Last Friday, I heard an interview with Paul Stein, the chief technology officer at Rolls-Royce (RR). He described the new mini nuclear reactors that the RR consortium have designed and how they should be fully operational within 10 years and therefore could significantly contribute to the UK’s emissions target whilst providing affordable electricity.
What particularly interested me was how these new plants will be a fraction of the size compared with say Windscale, (approx 10 acres compared to 2 square miles), and how they have been cost engineered to be financially viable by utilising mass manufacturing techniques and factory assembly as opposed to onsite construction.
It also struck me that the company leading the consortium, RR, is one I associate with luxury cars and aircraft engines, not nuclear power. I also wondered at what point they looked to cost reduction as a business strategy where previously I would imagine the whole focus of the company would have been on product development which often leads to increasing costs.
I don’t know this for sure but the pivot in the RR business has all the hallmarks of ‘Blue Ocean Strategy’ a concept introduced by Professors Renée Mauborgne and W. Chan Kim in 2004 and the subject of one of our workshops within our Leadership Group programme. Of the several BOS tools, I thought this one in particular would be of use to most businesses.
The ERRC Model asks four great questions about your industry (not just your own business) –
1. What things in your industry can be Eliminated?

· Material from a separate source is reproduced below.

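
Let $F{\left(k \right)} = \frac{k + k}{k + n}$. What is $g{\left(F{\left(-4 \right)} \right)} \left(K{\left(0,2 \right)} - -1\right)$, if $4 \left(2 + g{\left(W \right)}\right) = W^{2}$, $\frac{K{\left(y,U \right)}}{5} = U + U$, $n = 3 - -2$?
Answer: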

These might include things that are regarded as sacrosanct, for example, 20 years ago estate agents would never conceive of eliminating local press advertising.
2. What things in your industry can be Reduced?
In the airline industry the low cost operators led the way in reducing food and drink options on short haul flights that most of the major airlines have also now adopted. Some people might look back to the “chicken or fish” days but personally I’d rather eat prior or on arrival and have cheaper fares. In estate agency, I believe the number of viewings can be reduced, (it shocks me how many some properties have), perhaps by adopting the Australian “Open for Inspection” approach with just two set viewing times of 20-30 minutes.
3. What things in your industry can be Raised?
Well, fees for starters! And how about portfolio management – going from a transactional letting agent to a fund manager perhaps?
4. What things in your industry can be Created?
In the same way RR pivoted into becoming an energy business, what new services could you provide? At the risk of a deluge of brickbats, PurpleBricks showed estate agents that completely new models can gain market share. If upfront fees aren’t your cup of tea, then what else could you create that would have a major impact?
These examples are just to illustrate the model – I’m not suggesting any are necessarily adopted. What I do recommend is you ask yourself the four ERRC questions, they should cause some interesting answers.